MP: Comprei um carro. Passei um mês a alimentar-me como um príncipe. Conheci lugares maravilhosos. Bebi bons vinhos. Fiz de conta que vivia bem.
@Verdade: Fernando Manuel já dizia que tens uma grande obsessão pelo “teu” bairro, o Choupal, que quase não sais de lá. Vens poucas vezes à cidade. Porquê?
MP: A cidade deixou de me seduzir. Já não me reconheço nela. A única coisa boa que vale a pena são as mulheres bonitas e algumas tascas que servem boa comida e enquanto se bebe um copo pode manter-se uma boa conversa. Fora isso, a cidade já não oferece nada ou aquilo que oferece não me interessa. No Choupal os vizinhos ainda se cumprimentam. O ar é fresco. E come-se boa carne. A cidade tornou-se um lugar estranho, onde ninguém se conhece. Já não se fala a minha língua, o ronga. Há muitos sotaques a cruzarem as ruas. No Choupal reencontro um pouco das minhas raízes. É lá, sobretudo, onde consigo escrever.
@Verdade: Tens obrigações a cumprir como intelectual e uma delas é observares o andamento do teu país. Como é que o vês sociopoliticamente?
MP: É um país que ainda se busca a si próprio. Às vezes o poder comete erros terríveis capazes de incomodar qualquer um. Ao mesmo tempo acontecem coisas boas que nos deixam orgulhosos. Penso que o país podia estar melhor se o poder prestasse mais atenção às nossas críticas e deixasse de se preocupar com os interesses partidários. Há um vasto leque de intelectuais que se considera excluído no processo de desenvolvimento do país. Julgo que o país precisa duma oposição forte, credível, que torne o partido no poder mais atento e responsável, uma oposição que fortaleça a nossa democracia.
@Verdade: És director da revista Proler, que tem como vocação – principalmente – incentivar o gosto pela leitura. Mas o que está a acontecer é que é uma publicação que morre constantemente e depois ressuscita…
MP: Sinto-me também como se estivesse sempre a morrer e a ressuscitar.
@Verdade:Mas lembro-me de que dirigiste, durante dois anos, nos princípios da década de ´90, uma página do Notícias a que tu deste o nome de Xipalapala. Aquilo era um regalo. Como é que terminou?
MP: O Xipalapala foi uma das páginas culturais mais interventivas que já tivemos. Uma vez por semana dialogávamos de forma criativa com todo o país. Trouxemos a fotografia, o cinema e outras expressões, inovámos o lay-out. Durante dois anos demos uma enorme contribuição à cultura. Tudo começou com um convite do Albino Magaia, o Faduco abriu-me depois todas as portas. O Xipalapala morreu de morte natural. Em seu lugar nasceu um suplemento cultural que tenta seguir a sua linha.

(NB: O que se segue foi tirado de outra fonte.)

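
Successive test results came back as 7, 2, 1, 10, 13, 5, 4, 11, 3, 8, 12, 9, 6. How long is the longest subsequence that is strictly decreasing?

Negate each value so 'decreasing' becomes 'increasing', then run patience tails on the negated sequence:
-7 → extends → [-7]
-2 → extends → [-7, -2]
-1 → extends → [-7, -2, -1]
-10 → replaces -7 → [-10, -2, -1]
-13 → replaces -10 → [-13, -2, -1]
-5 → replaces -2 → [-13, -5, -1]
-4 → replaces -1 → [-13, -5, -4]
-11 → replaces -5 → [-13, -11, -4]
-3 → extends → [-13, -11, -4, -3]
-8 → replaces -4 → [-13, -11, -8, -3]
-12 → replaces -11 → [-13, -12, -8, -3]
-9 → replaces -8 → [-13, -12, -9, -3]
-6 → replaces -3 → [-13, -12, -9, -6]
Four tails, so the longest strictly decreasing subsequence of the original has length 4.

4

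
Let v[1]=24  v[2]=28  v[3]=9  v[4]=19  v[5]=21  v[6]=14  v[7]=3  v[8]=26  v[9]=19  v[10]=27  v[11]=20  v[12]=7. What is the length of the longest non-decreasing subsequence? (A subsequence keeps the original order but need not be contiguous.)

5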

@Verdade: Na área musical como é que vês o compasso do nosso país?
MP: Já se falou tanto de música e talvez se tenha dito quase tudo. Eu continuo preso aos mesmos gostos, continuo a escutar João Cabaço, Baptista Panguana, a Mingas, o Arão Litsuri, José Bata, o Neto, a viver em Portugal, e muita música tradicional. Gosto também da Ancha. Recuso-me a entrar nesse debate sobre a velha e a nova geração, é um debate falso, instigado em nome de outros interesses. A arte não tem idade, ou és bom ou és uma merda.

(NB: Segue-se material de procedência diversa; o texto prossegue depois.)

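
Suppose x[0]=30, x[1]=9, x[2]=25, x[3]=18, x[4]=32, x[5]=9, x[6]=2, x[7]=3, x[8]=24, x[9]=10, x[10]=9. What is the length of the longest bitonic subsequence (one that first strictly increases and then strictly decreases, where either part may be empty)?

6

inc[i] = longest strictly increasing subsequence ending at i; dec[i] = longest strictly decreasing subsequence starting at i:
i:      0  1  2  3  4  5  6  7  8  9 10
x[i]:  30  9 25 18 32  9  2  3 24 10  9
inc:    1  1  2  2  3  1  1  2  3  3  3
dec:    5  2  4  3  4  2  1  1  3  2  1
Best peak at i=4 (value 32): inc=3, dec=4, length 3+4−1 = 6.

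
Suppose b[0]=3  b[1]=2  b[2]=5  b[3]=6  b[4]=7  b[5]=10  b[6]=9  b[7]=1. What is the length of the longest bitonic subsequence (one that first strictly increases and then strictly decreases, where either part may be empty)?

inc[i] = longest strictly increasing subsequence ending at i; dec[i] = longest strictly decreasing subsequence starting at i:
i:      0  1  2  3  4  5  6  7
b[i]:   3  2  5  6  7 10  9  1
inc:    1  1  2  3  4  5  5  1
dec:    3  2  2  2  2  3  2  1
Best peak at i=5 (value 10): inc=5, dec=3, length 5+3−1 = 7.

7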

@Verdade: O que é que estás ler?
MP: Estou a reler “Memórias”, um livro de Raul Honwana que foi publicado pela primeira vez em 1985. É uma obra muito interessante sob o ponto de vista histórico. E também “Carta a um refém”, um pequeno grande livro do escritor francês Antoine de Saint-Exupery, que escreveu como experiência da passagem por Portugal a caminho dos Estados Unidos. E leio todos os jornais e revistas que me caem nas mãos. No fundo leio pouco. À medida que o tempo vai passando vou-me tornando um leitor preguiçoso. A cidade deixou de me seduzir.